Decision trees based on alfalfa genetic materials and salt ion types
Decision trees enable the interpretation and intuitive evaluation of model decisions by visualizing features in the classification model (
Blockeel et al., 2023;
de Oliveira et al., 2023;
Zhao et al., 2024). The decision tree structure shows how the model proceeds in alfalfa genetic material classification and which features are prioritized (Fig 6 and 7). The root node is DW, indicating that this response is the primary criterion for separating alfalfa genetic material. After the first division based on DW, the model was directed toward features such as FW, GE, GI, MGD and SV at the second level. This indicates that weight features play a significant role in the classification of alfalfa genetic material. Gen3 and Gen16 synthetic genotypes were separated through different sub-pathways; GE and GI were used in some branches, whereas FW and SV were used in other branches. At extreme nodes, the classification accuracy was quite high (close to 100%) and was achieved with few decision rules.
Decision structure of the tree-based model was presented for salt ion type classification (CaCl
2, NaCl and KCl) (Fig 7). The PL at the root node indicated this feature was the first decision criterion for salt ion type classification.

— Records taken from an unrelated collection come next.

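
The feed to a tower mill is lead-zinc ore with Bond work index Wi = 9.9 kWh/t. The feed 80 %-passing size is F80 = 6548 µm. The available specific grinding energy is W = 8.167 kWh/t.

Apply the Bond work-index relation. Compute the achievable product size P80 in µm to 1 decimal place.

P80 = 111.1 µm

W = 10 Wi / √P80 − 10 Wi / √F80
1/√P80 = 1/√F80 + W/(10·Wi)
  = 8.1670/(10·9.9) + 1/√6548 = 0.082495 + 0.012358 = 0.094853
P80 = (1/0.094853)² = 10.5426² = 111.15 µm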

After the initial PL split, the model focused on features like FW and MGD at the second level. This structure shows that physiological responses to salt stress are important for classification ability. In the decision path on the lower left branch, it was observed that the samples belonging to the KCl were classified with high accuracy. This suggests that more complex decision paths are required for the CaCl
2 and that the model creates deeper structures to separate this class.